Overview

Role of Nitazoxanide and Escitalopram in Patients With Rheumatoid Arthritis

Status:
Not yet recruiting

Trial end date:
2023-08-01

Target enrollment:
0

Participant gender:
All

Summary

This study aims at evaluating the therapeutic effects of both Nitazoxanide and Escitalopram as adjuvant therapies in patients with Rheumatoid Arthritis and to evaluate their impact on STAT3/ JAK2, TLR /IL -1β signaling pathways.

Phase:

Phase 3

Accepts Healthy Volunteers?

Details

Lead Sponsor:

Tanta University

Treatments:

Citalopram
Nitazoxanide

Criteria

Inclusion Criteria:

- Diagnosed with rheumatoid arthritis according to the ACR/EULAR 2010 criteria.

- Receiving conventional disease modified anti rheumatic drugs (DMARDS).

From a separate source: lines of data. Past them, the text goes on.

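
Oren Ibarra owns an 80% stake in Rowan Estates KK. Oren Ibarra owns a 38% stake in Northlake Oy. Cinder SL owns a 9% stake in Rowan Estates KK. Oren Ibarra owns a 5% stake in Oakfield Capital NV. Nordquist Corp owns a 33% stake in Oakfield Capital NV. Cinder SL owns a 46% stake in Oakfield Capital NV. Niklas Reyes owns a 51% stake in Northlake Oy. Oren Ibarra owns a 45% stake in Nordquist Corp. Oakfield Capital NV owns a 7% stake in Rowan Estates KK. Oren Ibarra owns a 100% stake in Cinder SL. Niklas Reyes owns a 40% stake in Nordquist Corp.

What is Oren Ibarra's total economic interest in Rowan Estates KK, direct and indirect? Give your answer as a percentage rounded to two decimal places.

Oren reaches Rowan along 5 paths.
Direct stake: 80% = 80%.
Via Nordquist → Oakfield: 45% × 33% × 7% = 1.0395%.
Via Cinder → Oakfield: 100% × 46% × 7% = 3.22%.
Via Oakfield: 5% × 7% = 0.35%.
Via Cinder: 100% × 9% = 9%.
Total: 80% + 1.0395% + 3.22% + 0.35% + 9% = 93.6095%.
Rounded: 93.61%.

93.61%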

- Having active disease (the 28-joint disease activity score [DAS28] according to the
CRP formula > 2.6).

- Age between 18 and 75 years.

- Conscious and cooperative.

- Male or female.

- Sign an informed consent for the clinical study

Exclusion Criteria:

1. Pregnant or planning to be pregnant and breast-feeding women.

2. Chronic disease.

3. Other autoimmune diseases, such as systemic lupus erythematosus, Sjogren's syndrome
and mixed connective tissue disease.

4. Patients treated with biological TNF-α, IL6 or IL-1β antagonists.

5. Infectious or inflammatory diseases, endocrine disorders, any past or current
psychiatric or neurological diseases.

6. Clinically significant hepatic and renal dysfunction or impairment.

7. Alcohol abuse

8. Receiving therapy that interact with Nitazoxanide and Escitalopram.

9. Hypersensitivity to Nitazoxanide and Escitalopram.